Database migrations

When changes are made to the model classes in ckan.model that alter CKAN’s database schema, a migration script has to be added to migrate old CKAN databases to the new database schema when they upgrade their copies of CKAN. These migration scripts are kept in ckan.migration.versions.

When you upgrade a CKAN instance, as part of the upgrade process you run any necessary migration scripts with the paster db upgrade command:

paster --plugin=ckan db upgrade --config={.ini file}

A migration script should be checked into CKAN at the same time as the model changes it is related to. Before pushing the changes, ensure the tests pass when running against the migrated model, which requires the --ckan-migration setting.

To create a new migration script, create a python file in ckan/migration/versions/ and name it with a prefix numbered one higher than the previous one and some words describing the change.

You need to use the special engine provided by the SqlAlchemy Migrate. Here is the standard header for your migrate script:

from sqlalchemy import *
from migrate import *

The migration operations go in the upgrade function:

def upgrade(migrate_engine):
  metadata = MetaData()
  metadata.bind = migrate_engine

The following process should be followed when doing a migration. This process is here to make the process easier and to validate if any mistakes have been made:

  1. Get a dump of the database schema before you add your new migrate scripts.

    paster --plugin=ckan db clean --config={.ini file}
    paster --plugin=ckan db upgrade --config={.ini file}
    pg_dump -h host -s -f old.sql dbname
    
  2. Get a dump of the database as you have specified it in the model.

    paster --plugin=ckan db clean --config={.ini file}
    
    #this makes the database as defined in the model
    paster --plugin=ckan db create-from-model -config={.ini file}
    pg_dump -h host -s -f new.sql dbname
    
  3. Get agpdiff (apt-get it). It produces sql it thinks that you need to run on the database in order to get it to the updated schema.

    apgdiff old.sql new.sql > upgrade.diff
    

(or if you don’t want to install java use http://apgdiff.startnet.biz/diff_online.php)

  1. The upgrade.diff file created will have all the changes needed in sql. Delete the drop index lines as they are not created in the model.

  2. Put the resulting sql in your migrate script, e.g.

    migrate_engine.execute('''update table .........; update table ....''')
    
  3. Do a dump again, then a diff again to see if the the only thing left are drop index statements.

  4. run nosetests with --ckan-migration flag.

It’s that simple. Well almost.

  • If you are doing any table/field renaming adding that to your new migrate script first and use this as a base for your diff (i.e add a migrate script with these renaming before 1). This way the resulting sql won’t try to drop and recreate the field/table!
  • It sometimes drops the foreign key constraints in the wrong order causing an error so you may need to rearrange the order in the resulting upgrade.diff.
  • If you need to do any data transfer in the migrations then do it between the dropping of the constraints and adding of new ones.
  • May need to add some tests if you are doing data migrations.

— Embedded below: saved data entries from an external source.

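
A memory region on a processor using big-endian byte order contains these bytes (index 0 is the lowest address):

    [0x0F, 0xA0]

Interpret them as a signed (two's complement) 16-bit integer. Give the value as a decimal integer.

4000

Big-endian: lowest address holds the most-significant byte.
The bytes are already most-significant first: 0x0FA0.
0x0FA0 = 4000.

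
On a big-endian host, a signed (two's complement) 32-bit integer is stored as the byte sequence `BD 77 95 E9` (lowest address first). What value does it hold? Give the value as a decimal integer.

-1116236311

Big-endian: lowest address holds the most-significant byte.
The bytes are already most-significant first: 0xBD7795E9.
Top bit is set, so as a signed 32-bit value this is 0xBD7795E9 − 2^32 = -1116236311.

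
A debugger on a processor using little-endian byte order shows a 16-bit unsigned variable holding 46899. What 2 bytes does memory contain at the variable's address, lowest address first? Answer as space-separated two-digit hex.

33 B7

46899 in hexadecimal, padded to 16 bits, is 0xB733.
Split into bytes (most-significant first): B7 33.
Little-endian stores the least-significant byte at the lowest address.
So at ascending addresses the bytes are 33 B7.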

An example of a script doing it this way is 034_resource_group_table.py. This script copies the definitions of the original tables in order to do the renaming the tables/fields.

In order to do some basic data migration testing extra assertions should be added to the migration script. Examples of this can also be found in 034_resource_group_table.py for example.

This statement is run at the top of the migration script to get the count of rows:

package_count = migrate_engine.execute('''select count(*) from package''').first()[0]

And the following is run after to make sure that row count is the same:

resource_group_after = migrate_engine.execute('''select count(*) from resource_group''').first()[0]
assert resource_group_after == package_count